I see a problem with how this article is presented. First, the author cites the city’s pedestrian fatality stats:
However, the study isn’t investigating these fatalities, specifically, rather:
Were the injured persons homeless? Or were they housed people forced to walk or bicycle, scoot, etc. in the street because sidewalks or bike lanes were blocked by tents, vehicles or associated refuse?
Our city’s tolerance for the continued seizure and abuse of public property has put my life at risk. How about yours?
Drugs are the root of the problem. That’s not to say all people on drugs are bad or stupid people. Many who are addicted to opioids started with prescribed oxycontin, etc. Dating back to the late 90s certain doctors overprescribed such drugs, causing countless thousands to become addicts. Then there’s also people who tried what they thought were more mild drugs but have increasingly become laced with more hardcore drugs. Or, yes, sometimes people were in a bad place in life and made a stupid decision to try hardcore drugs, quickly making them long-term addicts. To further compound the problem, drugs like heroin are now dirt cheap.
I read an article that discussed the numerous American soldiers (and soldiers of other countries) who became addicted to heroin overseas during the Vietnam War. The one thing that worked to break the addiction was to relocate large groups thousands of miles where they had no access to those drugs. Often they worked on farms. They must have suffered excruciating withdrawal in the short term, but not long after, the soldiers had their lives back. Sometimes tough love is the only viable solution.
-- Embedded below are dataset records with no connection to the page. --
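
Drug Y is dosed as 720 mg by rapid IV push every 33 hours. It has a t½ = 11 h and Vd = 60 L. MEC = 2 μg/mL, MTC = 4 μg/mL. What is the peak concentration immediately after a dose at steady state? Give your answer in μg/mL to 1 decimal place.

τ = 33 h = 3 half-lives, so f = (1/2)^3 = 0.125.
At steady state, R = 1/(1 − 0.125) = 8/7.
Single-dose peak C₀ = D/Vd = 720/60 = 12 μg/mL.
Steady-state peak Cmax,ss = C₀·R = 12 × 8/7 ≈ 13.714 μg/mL.
Peak 13.7 μg/mL vs MTC 4 μg/mL: exceeds toxic threshold.

13.7 μg/mL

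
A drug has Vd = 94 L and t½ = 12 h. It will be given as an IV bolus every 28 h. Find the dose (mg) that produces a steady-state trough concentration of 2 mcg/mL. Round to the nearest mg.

τ/t½ = 28/12 ≈ 2.3333, so f = (1/2)^(28/12) ≈ 0.198425.
Cmin,ss = (D/Vd)·f/(1−f), so D = Cmin,ss·Vd·(1−f)/f.
D = 2 × 94 × (1−f)/f ≈ 2 × 94 × 4.03969 ≈ 759.46 mg.

759 mg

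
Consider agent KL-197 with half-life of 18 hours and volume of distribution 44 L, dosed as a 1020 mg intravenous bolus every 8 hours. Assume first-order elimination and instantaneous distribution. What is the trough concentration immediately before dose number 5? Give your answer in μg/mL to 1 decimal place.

f = (1/2)^(τ/t½) = (1/2)^(8/18) ≈ 0.7349.
C₀ = D/Vd = 1020/44 ≈ 23.182 μg/mL.
Before the 5th dose, 4 doses have been given. Superposition: Cmin = C₀·(f + f² + … + f^4).
≈ 23.182 × (0.7349 + 0.5401 + 0.3969 + 0.2917) ≈ 23.182 × 1.9636 ≈ 45.520 μg/mL.

45.5 μg/mL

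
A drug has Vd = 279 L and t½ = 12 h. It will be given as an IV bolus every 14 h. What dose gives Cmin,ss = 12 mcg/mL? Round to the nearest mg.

τ/t½ = 14/12 ≈ 1.1667, so f = (1/2)^(14/12) ≈ 0.445449.
Cmin,ss = (D/Vd)·f/(1−f), so D = Cmin,ss·Vd·(1−f)/f.
D = 12 × 279 × (1−f)/f ≈ 12 × 279 × 1.24493 ≈ 4168.03 mg.

4168 mg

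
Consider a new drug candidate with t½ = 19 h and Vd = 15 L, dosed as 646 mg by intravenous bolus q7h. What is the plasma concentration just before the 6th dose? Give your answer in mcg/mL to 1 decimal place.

f = (1/2)^(τ/t½) = (1/2)^(7/19) ≈ 0.7746.
C₀ = D/Vd = 646/15 ≈ 43.067 mcg/mL.
Before the 6th dose, 5 doses have been given. Superposition: Cmin = C₀·(f + f² + … + f^5).
≈ 43.067 × (0.7746 + 0.6000 + 0.4648 + 0.3600 + 0.2789) ≈ 43.067 × 2.4783 ≈ 106.733 mcg/mL.

106.7 mcg/mL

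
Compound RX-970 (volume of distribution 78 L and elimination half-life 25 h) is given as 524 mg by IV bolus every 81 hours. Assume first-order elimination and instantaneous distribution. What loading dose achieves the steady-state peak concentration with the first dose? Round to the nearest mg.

f = (1/2)^(81/25) ≈ 0.105843; accumulation ratio R = 1/(1−f) ≈ 1.11837.
Loading dose to hit Cmax,ss on first dose: D_load = D_maint·R ≈ 524 × 1.11837 ≈ 586.03 mg.

586 mg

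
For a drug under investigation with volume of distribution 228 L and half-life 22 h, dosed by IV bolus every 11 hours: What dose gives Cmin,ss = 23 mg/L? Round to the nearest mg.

τ/t½ = 11/22 ≈ 0.5, so f = (1/2)^(11/22) ≈ 0.707107.
Cmin,ss = (D/Vd)·f/(1−f), so D = Cmin,ss·Vd·(1−f)/f.
D = 23 × 228 × (1−f)/f ≈ 23 × 228 × 0.41421 ≈ 2172.12 mg.

2172 mg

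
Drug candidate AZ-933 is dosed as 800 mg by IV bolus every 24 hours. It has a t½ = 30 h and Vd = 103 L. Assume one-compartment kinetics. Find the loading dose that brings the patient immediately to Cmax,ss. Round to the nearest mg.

f = (1/2)^(24/30) ≈ 0.574349; accumulation ratio R = 1/(1−f) ≈ 2.34934.
Loading dose to hit Cmax,ss on first dose: D_load = D_maint·R ≈ 800 × 2.34934 ≈ 1879.47 mg.

1879 mg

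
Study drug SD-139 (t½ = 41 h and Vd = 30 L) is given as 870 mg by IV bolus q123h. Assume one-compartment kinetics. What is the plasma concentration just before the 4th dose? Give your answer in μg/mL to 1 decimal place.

f = (1/2)^(τ/t½) = (1/2)^(123/41) ≈ 0.1250.
C₀ = D/Vd = 870/30 ≈ 29.000 μg/mL.
Before the 4th dose, 3 doses have been given. Superposition: Cmin = C₀·(f + f² + … + f^3).
≈ 29.000 × (0.1250 + 0.0156 + 0.0020) ≈ 29.000 × 0.1426 ≈ 4.135 μg/mL.

4.1 μg/mL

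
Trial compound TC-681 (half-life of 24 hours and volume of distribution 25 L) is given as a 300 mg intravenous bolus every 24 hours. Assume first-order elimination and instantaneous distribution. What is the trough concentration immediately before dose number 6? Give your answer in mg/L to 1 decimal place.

11.6 mg/L

f = (1/2)^(τ/t½) = (1/2)^(24/24) ≈ 0.5000.
C₀ = D/Vd = 300/25 ≈ 12.000 mg/L.
Before the 6th dose, 5 doses have been given. Superposition: Cmin = C₀·(f + f² + … + f^5).
≈ 12.000 × (0.5000 + 0.2500 + 0.1250 + 0.0625 + 0.0313) ≈ 12.000 × 0.9688 ≈ 11.626 mg/L.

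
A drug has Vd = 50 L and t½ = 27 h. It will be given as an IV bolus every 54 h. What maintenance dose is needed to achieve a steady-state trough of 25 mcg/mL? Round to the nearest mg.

3750 mg

τ/t½ = 54/27 ≈ 2, so f = (1/2)^(54/27) ≈ 0.250000.
Cmin,ss = (D/Vd)·f/(1−f), so D = Cmin,ss·Vd·(1−f)/f.
D = 25 × 50 × (1−f)/f ≈ 25 × 50 × 3.00000 ≈ 3750.00 mg.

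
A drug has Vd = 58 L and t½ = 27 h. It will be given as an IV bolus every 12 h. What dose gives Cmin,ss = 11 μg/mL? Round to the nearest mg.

230 mg

τ/t½ = 12/27 ≈ 0.44444, so f = (1/2)^(12/27) ≈ 0.734867.
Cmin,ss = (D/Vd)·f/(1−f), so D = Cmin,ss·Vd·(1−f)/f.
D = 11 × 58 × (1−f)/f ≈ 11 × 58 × 0.36079 ≈ 230.18 mg.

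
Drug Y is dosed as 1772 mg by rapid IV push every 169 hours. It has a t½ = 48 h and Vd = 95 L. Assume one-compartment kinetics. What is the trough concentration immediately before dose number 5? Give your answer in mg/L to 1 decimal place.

f = (1/2)^(τ/t½) = (1/2)^(169/48) ≈ 0.0871.
C₀ = D/Vd = 1772/95 ≈ 18.653 mg/L.
Before the 5th dose, 4 doses have been given. Superposition: Cmin = C₀·(f + f² + … + f^4).
≈ 18.653 × (0.0871 + 0.0076 + 0.0007 + 0.0001) ≈ 18.653 × 0.0955 ≈ 1.781 mg/L.

1.8 mg/L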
That diagnosis and prescription will be immediately be rejected by the homeless industrial complex and its supporters. It makes too much sense and would threaten their claim to the moral high ground and their funding.
I must have missed something. I thought to support an industrial complex someone needs to be making gobs of money. As far as I can tell the homeless situation just costs many parts of society lots of money. So who’s on the in making all this money?
Heads of non-profits and the owners of construction companies.